THIBODAUX – Dr. Stephen T. Hulbert, president of Nicholls State University, pledged alongside other University of Louisiana System presidents Thursday, March 27, to address Louisiana’s workforce needs by targeting a substantial number of new graduates each year in some of the state’s critical shortage areas.
Hulbert and his colleagues signed a sweeping agreement that the UL System will generate 2,400 additional graduates by 2012 – including 375 in education, 330 in health care, 115 in engineering and 440 in business. The agreement also pledges to reduce the average time it takes for students to graduate from six to five years and track graduate performance in Louisiana’s workforce.
“This agreement represents the commitment of higher education to the economic well-being of Louisiana,” Hulbert said. “It reflects an exciting initiative and significant opportunity for service to the region.”
The agreement was part of a second-annual, day-long forum in which national and state education leaders, college presidents, legislators and others discussed the issues surrounding students’ access to college and their success at achieving a degree.
Barry Erwin, president of the Council for a Better Louisiana, affirmed the aggressive goals.
“We’ve talked about accountability for a long time. We have it in K-12, but this ratchets it up further.
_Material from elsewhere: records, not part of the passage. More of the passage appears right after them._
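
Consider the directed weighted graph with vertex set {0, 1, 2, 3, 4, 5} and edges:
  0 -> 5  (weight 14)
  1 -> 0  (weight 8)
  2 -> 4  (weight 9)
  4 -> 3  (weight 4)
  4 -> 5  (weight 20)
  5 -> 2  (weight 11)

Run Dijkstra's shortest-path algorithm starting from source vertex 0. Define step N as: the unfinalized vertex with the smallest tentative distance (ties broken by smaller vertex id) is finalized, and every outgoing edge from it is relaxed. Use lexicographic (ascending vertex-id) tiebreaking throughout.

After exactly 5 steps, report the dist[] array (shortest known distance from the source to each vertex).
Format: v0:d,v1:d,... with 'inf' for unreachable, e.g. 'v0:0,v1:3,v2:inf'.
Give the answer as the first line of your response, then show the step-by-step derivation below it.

v0:0,v1:inf,v2:25,v3:38,v4:34,v5:14

step 1: dist = v0:0,v1:inf,v2:inf,v3:inf,v4:inf,v5:14
step 2: dist = v0:0,v1:inf,v2:25,v3:inf,v4:inf,v5:14
step 3: dist = v0:0,v1:inf,v2:25,v3:inf,v4:34,v5:14
step 4: dist = v0:0,v1:inf,v2:25,v3:38,v4:34,v5:14
step 5: dist = v0:0,v1:inf,v2:25,v3:38,v4:34,v5:14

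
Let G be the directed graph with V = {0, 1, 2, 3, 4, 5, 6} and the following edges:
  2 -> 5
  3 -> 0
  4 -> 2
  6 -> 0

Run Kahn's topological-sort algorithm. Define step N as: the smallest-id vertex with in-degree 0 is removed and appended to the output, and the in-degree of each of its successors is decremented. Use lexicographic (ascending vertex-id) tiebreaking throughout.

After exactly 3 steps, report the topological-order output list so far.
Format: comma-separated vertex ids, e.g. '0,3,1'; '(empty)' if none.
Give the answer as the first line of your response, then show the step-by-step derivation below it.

1,3,4

step 1: output 1; order=[1]; indeg=(2,0,1,0,0,1,0)
step 2: output 3; order=[1,3]; indeg=(1,0,1,0,0,1,0)
step 3: output 4; order=[1,3,4]; indeg=(1,0,0,0,0,1,0)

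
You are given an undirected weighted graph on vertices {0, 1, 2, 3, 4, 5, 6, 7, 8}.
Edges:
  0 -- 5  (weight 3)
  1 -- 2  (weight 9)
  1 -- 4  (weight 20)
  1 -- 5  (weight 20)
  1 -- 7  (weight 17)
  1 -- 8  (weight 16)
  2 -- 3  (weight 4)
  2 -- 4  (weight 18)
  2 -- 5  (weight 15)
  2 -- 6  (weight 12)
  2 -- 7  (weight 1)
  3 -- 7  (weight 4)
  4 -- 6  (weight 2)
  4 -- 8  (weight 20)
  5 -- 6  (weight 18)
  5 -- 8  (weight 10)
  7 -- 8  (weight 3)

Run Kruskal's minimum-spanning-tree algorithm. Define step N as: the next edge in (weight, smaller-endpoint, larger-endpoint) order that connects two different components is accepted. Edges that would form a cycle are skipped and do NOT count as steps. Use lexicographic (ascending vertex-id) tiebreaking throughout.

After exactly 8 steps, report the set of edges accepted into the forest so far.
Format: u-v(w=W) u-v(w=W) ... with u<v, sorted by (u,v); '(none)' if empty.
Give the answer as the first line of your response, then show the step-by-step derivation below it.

0-5(w=3) 1-2(w=9) 2-3(w=4) 2-6(w=12) 2-7(w=1) 4-6(w=2) 5-8(w=10) 7-8(w=3)

step 1: add edge 2-7 (w=1); MST = {2-7(w=1)}
step 2: add edge 4-6 (w=2); MST = {2-7(w=1) 4-6(w=2)}
step 3: add edge 0-5 (w=3); MST = {0-5(w=3) 2-7(w=1) 4-6(w=2)}
step 4: add edge 7-8 (w=3); MST = {0-5(w=3) 2-7(w=1) 4-6(w=2) 7-8(w=3)}
step 5: add edge 2-3 (w=4); MST = {0-5(w=3) 2-3(w=4) 2-7(w=1) 4-6(w=2) 7-8(w=3)}
step 6: add edge 1-2 (w=9); MST = {0-5(w=3) 1-2(w=9) 2-3(w=4) 2-7(w=1) 4-6(w=2) 7-8(w=3)}
step 7: add edge 5-8 (w=10); MST = {0-5(w=3) 1-2(w=9) 2-3(w=4) 2-7(w=1) 4-6(w=2) 5-8(w=10) 7-8(w=3)}
step 8: add edge 2-6 (w=12); MST = {0-5(w=3) 1-2(w=9) 2-3(w=4) 2-6(w=12) 2-7(w=1) 4-6(w=2) 5-8(w=10) 7-8(w=3)}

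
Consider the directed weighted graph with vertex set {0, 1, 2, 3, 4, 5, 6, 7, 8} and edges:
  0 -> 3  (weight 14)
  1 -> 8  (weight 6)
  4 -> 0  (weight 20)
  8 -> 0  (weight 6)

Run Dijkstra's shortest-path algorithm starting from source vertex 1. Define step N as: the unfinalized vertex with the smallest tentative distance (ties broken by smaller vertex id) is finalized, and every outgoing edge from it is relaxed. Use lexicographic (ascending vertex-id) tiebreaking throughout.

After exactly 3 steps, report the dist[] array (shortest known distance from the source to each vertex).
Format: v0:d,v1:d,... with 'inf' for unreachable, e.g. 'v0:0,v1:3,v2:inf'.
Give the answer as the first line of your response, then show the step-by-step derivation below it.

v0:12,v1:0,v2:inf,v3:26,v4:inf,v5:inf,v6:inf,v7:inf,v8:6

step 1: dist = v0:inf,v1:0,v2:inf,v3:inf,v4:inf,v5:inf,v6:inf,v7:inf,v8:6
step 2: dist = v0:12,v1:0,v2:inf,v3:inf,v4:inf,v5:inf,v6:inf,v7:inf,v8:6
step 3: dist = v0:12,v1:0,v2:inf,v3:26,v4:inf,v5:inf,v6:inf,v7:inf,v8:6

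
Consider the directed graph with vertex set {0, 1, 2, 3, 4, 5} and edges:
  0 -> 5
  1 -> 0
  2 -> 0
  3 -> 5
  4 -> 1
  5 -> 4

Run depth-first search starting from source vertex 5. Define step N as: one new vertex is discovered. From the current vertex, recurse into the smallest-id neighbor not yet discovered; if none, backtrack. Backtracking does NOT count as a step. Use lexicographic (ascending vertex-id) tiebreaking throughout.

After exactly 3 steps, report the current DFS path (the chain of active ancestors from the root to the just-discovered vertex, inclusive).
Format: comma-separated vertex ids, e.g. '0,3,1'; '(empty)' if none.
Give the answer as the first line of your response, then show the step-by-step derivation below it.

5,4,1

step 1: discover 5; path=5; order=5
step 2: discover 4; path=5>4; order=5,4
step 3: discover 1; path=5>4>1; order=5,4,1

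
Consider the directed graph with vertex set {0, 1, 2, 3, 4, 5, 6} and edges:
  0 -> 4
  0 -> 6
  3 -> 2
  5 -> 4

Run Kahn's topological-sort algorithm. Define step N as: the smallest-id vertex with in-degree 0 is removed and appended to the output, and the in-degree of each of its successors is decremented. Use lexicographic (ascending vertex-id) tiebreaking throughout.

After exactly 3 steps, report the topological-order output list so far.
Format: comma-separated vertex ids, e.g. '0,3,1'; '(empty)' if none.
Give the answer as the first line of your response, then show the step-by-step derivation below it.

0,1,3

step 1: output 0; order=[0]; indeg=(0,0,1,0,1,0,0)
step 2: output 1; order=[0,1]; indeg=(0,0,1,0,1,0,0)
step 3: output 3; order=[0,1,3]; indeg=(0,0,0,0,1,0,0)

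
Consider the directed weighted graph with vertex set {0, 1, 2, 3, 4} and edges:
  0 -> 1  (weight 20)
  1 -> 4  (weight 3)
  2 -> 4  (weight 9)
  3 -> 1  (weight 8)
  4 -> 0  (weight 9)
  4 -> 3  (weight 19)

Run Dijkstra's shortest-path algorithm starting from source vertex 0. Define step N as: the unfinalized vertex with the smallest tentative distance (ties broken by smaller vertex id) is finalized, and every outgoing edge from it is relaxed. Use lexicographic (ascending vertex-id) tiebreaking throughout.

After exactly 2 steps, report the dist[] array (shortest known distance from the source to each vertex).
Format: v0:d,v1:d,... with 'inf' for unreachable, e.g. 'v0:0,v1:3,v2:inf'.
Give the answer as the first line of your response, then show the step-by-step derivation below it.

v0:0,v1:20,v2:inf,v3:inf,v4:23

step 1: dist = v0:0,v1:20,v2:inf,v3:inf,v4:inf
step 2: dist = v0:0,v1:20,v2:inf,v3:inf,v4:23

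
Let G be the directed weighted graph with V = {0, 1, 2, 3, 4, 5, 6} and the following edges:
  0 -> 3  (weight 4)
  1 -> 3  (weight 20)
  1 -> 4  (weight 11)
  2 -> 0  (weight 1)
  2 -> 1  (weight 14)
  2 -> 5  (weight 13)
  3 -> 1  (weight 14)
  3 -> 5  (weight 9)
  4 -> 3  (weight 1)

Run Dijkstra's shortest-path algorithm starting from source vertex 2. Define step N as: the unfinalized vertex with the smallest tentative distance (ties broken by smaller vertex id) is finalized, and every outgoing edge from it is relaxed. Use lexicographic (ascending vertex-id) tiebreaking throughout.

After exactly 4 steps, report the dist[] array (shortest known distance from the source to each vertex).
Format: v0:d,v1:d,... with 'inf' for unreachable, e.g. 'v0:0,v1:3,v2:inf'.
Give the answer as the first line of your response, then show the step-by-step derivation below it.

v0:1,v1:14,v2:0,v3:5,v4:inf,v5:13,v6:inf

step 1: dist = v0:1,v1:14,v2:0,v3:inf,v4:inf,v5:13,v6:inf
step 2: dist = v0:1,v1:14,v2:0,v3:5,v4:inf,v5:13,v6:inf
step 3: dist = v0:1,v1:14,v2:0,v3:5,v4:inf,v5:13,v6:inf
step 4: dist = v0:1,v1:14,v2:0,v3:5,v4:inf,v5:13,v6:inf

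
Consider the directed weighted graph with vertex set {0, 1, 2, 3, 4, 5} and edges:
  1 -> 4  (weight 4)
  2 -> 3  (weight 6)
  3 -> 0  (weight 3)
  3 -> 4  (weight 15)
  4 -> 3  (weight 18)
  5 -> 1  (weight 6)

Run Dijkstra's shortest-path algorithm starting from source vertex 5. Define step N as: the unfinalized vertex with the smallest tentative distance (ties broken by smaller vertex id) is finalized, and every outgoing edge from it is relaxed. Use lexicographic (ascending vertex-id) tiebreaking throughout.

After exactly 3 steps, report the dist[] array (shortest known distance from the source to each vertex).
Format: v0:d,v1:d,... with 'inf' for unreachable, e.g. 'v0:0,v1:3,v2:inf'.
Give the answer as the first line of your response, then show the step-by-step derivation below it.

v0:inf,v1:6,v2:inf,v3:28,v4:10,v5:0

step 1: dist = v0:inf,v1:6,v2:inf,v3:inf,v4:inf,v5:0
step 2: dist = v0:inf,v1:6,v2:inf,v3:inf,v4:10,v5:0
step 3: dist = v0:inf,v1:6,v2:inf,v3:28,v4:10,v5:0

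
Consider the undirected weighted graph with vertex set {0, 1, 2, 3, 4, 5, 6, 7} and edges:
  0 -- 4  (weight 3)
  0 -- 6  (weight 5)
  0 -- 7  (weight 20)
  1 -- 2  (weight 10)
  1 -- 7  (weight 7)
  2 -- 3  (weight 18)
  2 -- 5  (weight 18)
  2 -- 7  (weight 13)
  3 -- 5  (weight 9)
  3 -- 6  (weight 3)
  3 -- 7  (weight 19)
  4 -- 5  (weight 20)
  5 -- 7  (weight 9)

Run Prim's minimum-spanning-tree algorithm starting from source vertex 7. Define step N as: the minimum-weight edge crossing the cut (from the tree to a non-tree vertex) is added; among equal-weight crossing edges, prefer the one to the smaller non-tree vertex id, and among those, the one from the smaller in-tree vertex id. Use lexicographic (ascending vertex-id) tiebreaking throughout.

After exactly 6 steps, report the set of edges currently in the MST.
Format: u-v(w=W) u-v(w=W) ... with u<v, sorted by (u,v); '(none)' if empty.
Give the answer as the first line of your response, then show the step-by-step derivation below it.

0-4(w=3) 0-6(w=5) 1-7(w=7) 3-5(w=9) 3-6(w=3) 5-7(w=9)

step 1: add edge 1-7 (w=7); MST = {1-7(w=7)}
step 2: add edge 5-7 (w=9); MST = {1-7(w=7) 5-7(w=9)}
step 3: add edge 3-5 (w=9); MST = {1-7(w=7) 3-5(w=9) 5-7(w=9)}
step 4: add edge 3-6 (w=3); MST = {1-7(w=7) 3-5(w=9) 3-6(w=3) 5-7(w=9)}
step 5: add edge 0-6 (w=5); MST = {0-6(w=5) 1-7(w=7) 3-5(w=9) 3-6(w=3) 5-7(w=9)}
step 6: add edge 0-4 (w=3); MST = {0-4(w=3) 0-6(w=5) 1-7(w=7) 3-5(w=9) 3-6(w=3) 5-7(w=9)}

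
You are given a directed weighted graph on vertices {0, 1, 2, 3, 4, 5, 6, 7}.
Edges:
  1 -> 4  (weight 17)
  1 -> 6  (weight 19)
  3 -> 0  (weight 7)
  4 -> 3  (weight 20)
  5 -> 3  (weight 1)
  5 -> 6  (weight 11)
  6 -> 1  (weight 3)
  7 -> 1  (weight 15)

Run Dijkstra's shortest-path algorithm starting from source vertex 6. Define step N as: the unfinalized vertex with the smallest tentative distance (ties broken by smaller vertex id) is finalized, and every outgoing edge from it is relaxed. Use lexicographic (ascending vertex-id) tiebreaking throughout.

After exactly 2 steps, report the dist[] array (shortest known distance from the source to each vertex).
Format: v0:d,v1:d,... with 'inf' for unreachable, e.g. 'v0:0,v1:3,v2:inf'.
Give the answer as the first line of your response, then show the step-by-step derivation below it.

v0:inf,v1:3,v2:inf,v3:inf,v4:20,v5:inf,v6:0,v7:inf

step 1: dist = v0:inf,v1:3,v2:inf,v3:inf,v4:inf,v5:inf,v6:0,v7:inf
step 2: dist = v0:inf,v1:3,v2:inf,v3:inf,v4:20,v5:inf,v6:0,v7:inf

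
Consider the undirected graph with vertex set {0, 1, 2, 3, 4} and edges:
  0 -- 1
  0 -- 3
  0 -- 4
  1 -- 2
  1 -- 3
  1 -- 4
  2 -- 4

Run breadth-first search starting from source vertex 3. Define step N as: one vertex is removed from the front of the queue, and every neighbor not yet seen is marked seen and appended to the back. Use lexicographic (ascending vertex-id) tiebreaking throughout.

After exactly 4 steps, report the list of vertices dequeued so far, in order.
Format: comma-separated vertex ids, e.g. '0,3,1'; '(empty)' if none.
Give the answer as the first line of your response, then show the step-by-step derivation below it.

3,0,1,4

step 1: dequeue 3; queue=[0,1]; order=3
step 2: dequeue 0; queue=[1,4]; order=3,0
step 3: dequeue 1; queue=[4,2]; order=3,0,1
step 4: dequeue 4; queue=[2]; order=3,0,1,4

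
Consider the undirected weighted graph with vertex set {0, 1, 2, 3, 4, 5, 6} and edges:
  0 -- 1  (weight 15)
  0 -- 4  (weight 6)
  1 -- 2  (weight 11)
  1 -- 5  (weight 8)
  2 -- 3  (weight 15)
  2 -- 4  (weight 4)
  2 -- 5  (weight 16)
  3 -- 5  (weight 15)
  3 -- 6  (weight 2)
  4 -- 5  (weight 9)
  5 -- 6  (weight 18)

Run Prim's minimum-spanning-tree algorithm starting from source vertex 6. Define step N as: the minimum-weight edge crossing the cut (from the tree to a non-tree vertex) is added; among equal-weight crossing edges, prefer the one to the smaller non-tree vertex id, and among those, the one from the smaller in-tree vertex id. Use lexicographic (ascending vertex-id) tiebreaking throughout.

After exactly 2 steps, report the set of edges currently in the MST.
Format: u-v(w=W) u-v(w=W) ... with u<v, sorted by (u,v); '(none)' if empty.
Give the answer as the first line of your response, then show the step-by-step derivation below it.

2-3(w=15) 3-6(w=2)

step 1: add edge 3-6 (w=2); MST = {3-6(w=2)}
step 2: add edge 2-3 (w=15); MST = {2-3(w=15) 3-6(w=2)}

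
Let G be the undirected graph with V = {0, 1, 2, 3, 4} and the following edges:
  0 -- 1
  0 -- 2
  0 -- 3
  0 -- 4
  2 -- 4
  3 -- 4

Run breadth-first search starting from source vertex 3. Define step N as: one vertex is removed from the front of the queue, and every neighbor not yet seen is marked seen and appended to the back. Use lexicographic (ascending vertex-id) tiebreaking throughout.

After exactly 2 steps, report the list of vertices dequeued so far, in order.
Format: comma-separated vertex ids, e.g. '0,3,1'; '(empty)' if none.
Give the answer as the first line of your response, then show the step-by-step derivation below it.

3,0

step 1: dequeue 3; queue=[0,4]; order=3
step 2: dequeue 0; queue=[4,1,2]; order=3,0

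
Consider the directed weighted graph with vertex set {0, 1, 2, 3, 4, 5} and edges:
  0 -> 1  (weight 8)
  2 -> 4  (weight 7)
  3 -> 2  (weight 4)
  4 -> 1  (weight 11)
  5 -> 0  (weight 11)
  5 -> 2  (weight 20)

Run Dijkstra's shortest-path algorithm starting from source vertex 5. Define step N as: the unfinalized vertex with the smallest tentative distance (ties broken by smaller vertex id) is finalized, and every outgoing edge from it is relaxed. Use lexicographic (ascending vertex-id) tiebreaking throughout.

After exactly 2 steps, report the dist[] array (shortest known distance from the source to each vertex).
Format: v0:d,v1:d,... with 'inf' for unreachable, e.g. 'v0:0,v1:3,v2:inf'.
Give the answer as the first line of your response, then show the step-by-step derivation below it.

v0:11,v1:19,v2:20,v3:inf,v4:inf,v5:0

step 1: dist = v0:11,v1:inf,v2:20,v3:inf,v4:inf,v5:0
step 2: dist = v0:11,v1:19,v2:20,v3:inf,v4:inf,v5:0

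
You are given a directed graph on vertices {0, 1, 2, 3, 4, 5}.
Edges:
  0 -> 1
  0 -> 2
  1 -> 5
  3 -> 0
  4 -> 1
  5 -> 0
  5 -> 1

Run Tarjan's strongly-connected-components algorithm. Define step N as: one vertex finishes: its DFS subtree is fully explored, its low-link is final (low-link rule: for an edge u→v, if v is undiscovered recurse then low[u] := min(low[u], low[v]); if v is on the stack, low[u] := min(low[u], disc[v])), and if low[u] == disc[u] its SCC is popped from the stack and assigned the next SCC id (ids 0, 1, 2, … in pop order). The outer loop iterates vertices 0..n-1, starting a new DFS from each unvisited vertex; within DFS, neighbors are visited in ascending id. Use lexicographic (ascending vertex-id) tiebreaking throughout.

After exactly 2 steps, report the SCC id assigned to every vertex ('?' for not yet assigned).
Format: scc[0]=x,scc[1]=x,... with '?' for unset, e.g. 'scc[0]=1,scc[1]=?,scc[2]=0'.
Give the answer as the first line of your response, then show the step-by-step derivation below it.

scc[0]=?,scc[1]=?,scc[2]=?,scc[3]=?,scc[4]=?,scc[5]=?

step 1: low=(low[0]=0,low[1]=1,low[2]=?,low[3]=?,low[4]=?,low[5]=0); scc=(scc[0]=?,scc[1]=?,scc[2]=?,scc[3]=?,scc[4]=?,scc[5]=?)
step 2: low=(low[0]=0,low[1]=0,low[2]=?,low[3]=?,low[4]=?,low[5]=0); scc=(scc[0]=?,scc[1]=?,scc[2]=?,scc[3]=?,scc[4]=?,scc[5]=?)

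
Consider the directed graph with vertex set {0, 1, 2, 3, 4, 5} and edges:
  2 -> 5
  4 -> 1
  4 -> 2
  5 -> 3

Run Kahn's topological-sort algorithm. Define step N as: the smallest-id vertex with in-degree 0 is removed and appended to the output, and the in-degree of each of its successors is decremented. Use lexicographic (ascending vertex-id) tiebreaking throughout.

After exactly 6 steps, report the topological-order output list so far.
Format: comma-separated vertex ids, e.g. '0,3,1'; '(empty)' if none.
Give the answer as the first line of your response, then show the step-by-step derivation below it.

0,4,1,2,5,3

step 1: output 0; order=[0]; indeg=(0,1,1,1,0,1)
step 2: output 4; order=[0,4]; indeg=(0,0,0,1,0,1)
step 3: output 1; order=[0,4,1]; indeg=(0,0,0,1,0,1)
step 4: output 2; order=[0,4,1,2]; indeg=(0,0,0,1,0,0)
step 5: output 5; order=[0,4,1,2,5]; indeg=(0,0,0,0,0,0)
step 6: output 3; order=[0,4,1,2,5,3]; indeg=(0,0,0,0,0,0)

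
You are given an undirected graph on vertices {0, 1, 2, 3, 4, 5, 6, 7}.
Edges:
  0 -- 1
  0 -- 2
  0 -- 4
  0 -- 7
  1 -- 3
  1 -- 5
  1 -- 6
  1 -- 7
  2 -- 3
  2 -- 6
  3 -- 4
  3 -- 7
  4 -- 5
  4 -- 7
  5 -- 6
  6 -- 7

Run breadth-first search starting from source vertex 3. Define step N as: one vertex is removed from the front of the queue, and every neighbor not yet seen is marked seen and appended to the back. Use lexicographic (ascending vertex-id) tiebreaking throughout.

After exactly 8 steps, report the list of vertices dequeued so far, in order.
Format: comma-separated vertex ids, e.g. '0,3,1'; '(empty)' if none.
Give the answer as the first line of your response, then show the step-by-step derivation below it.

3,1,2,4,7,0,5,6

step 1: dequeue 3; queue=[1,2,4,7]; order=3
step 2: dequeue 1; queue=[2,4,7,0,5,6]; order=3,1
step 3: dequeue 2; queue=[4,7,0,5,6]; order=3,1,2
step 4: dequeue 4; queue=[7,0,5,6]; order=3,1,2,4
step 5: dequeue 7; queue=[0,5,6]; order=3,1,2,4,7
step 6: dequeue 0; queue=[5,6]; order=3,1,2,4,7,0
step 7: dequeue 5; queue=[6]; order=3,1,2,4,7,0,5
step 8: dequeue 6; queue=[(empty)]; order=3,1,2,4,7,0,5,6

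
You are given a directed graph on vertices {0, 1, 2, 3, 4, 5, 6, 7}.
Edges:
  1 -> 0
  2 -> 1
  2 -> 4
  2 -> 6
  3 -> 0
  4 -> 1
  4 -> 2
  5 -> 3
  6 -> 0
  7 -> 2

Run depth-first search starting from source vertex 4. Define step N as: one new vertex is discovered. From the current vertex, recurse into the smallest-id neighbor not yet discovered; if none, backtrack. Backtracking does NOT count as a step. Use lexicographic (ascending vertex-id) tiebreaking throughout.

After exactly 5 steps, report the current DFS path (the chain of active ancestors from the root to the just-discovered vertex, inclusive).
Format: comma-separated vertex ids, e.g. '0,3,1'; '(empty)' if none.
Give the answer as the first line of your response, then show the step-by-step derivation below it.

4,2,6

step 1: discover 4; path=4; order=4
step 2: discover 1; path=4>1; order=4,1
step 3: discover 0; path=4>1>0; order=4,1,0
step 4: discover 2; path=4>2; order=4,1,0,2
step 5: discover 6; path=4>2>6; order=4,1,0,2,6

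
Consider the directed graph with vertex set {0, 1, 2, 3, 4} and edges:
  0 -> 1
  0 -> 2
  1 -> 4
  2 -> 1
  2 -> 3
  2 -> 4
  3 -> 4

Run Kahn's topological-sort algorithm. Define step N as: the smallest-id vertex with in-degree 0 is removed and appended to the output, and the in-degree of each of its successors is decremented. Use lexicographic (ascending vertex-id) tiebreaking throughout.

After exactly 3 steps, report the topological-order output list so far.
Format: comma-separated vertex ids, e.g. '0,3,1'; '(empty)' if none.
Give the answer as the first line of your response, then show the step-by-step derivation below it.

0,2,1

step 1: output 0; order=[0]; indeg=(0,1,0,1,3)
step 2: output 2; order=[0,2]; indeg=(0,0,0,0,2)
step 3: output 1; order=[0,2,1]; indeg=(0,0,0,0,1)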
It’s about the workforce but also about how we are trying to transform our state to focus on knowledge-based jobs and a knowledge-based economy.”The most recent Louisiana Department of Labor statistics show 981 vacancies in education, 3,140 in engineering, 2,379 in business and 9,484 in health care.
“This is so timely,” said state Representative Freddie Mills, a pharmacy graduate of the University of Louisiana at Monroe. “I just came from a meeting at the Department of Health and Hospitals where we discussed the state’s health care worker shortage. We need to continue growing and keep our professionals here in Louisiana, and I want to support your initiative any way I can.”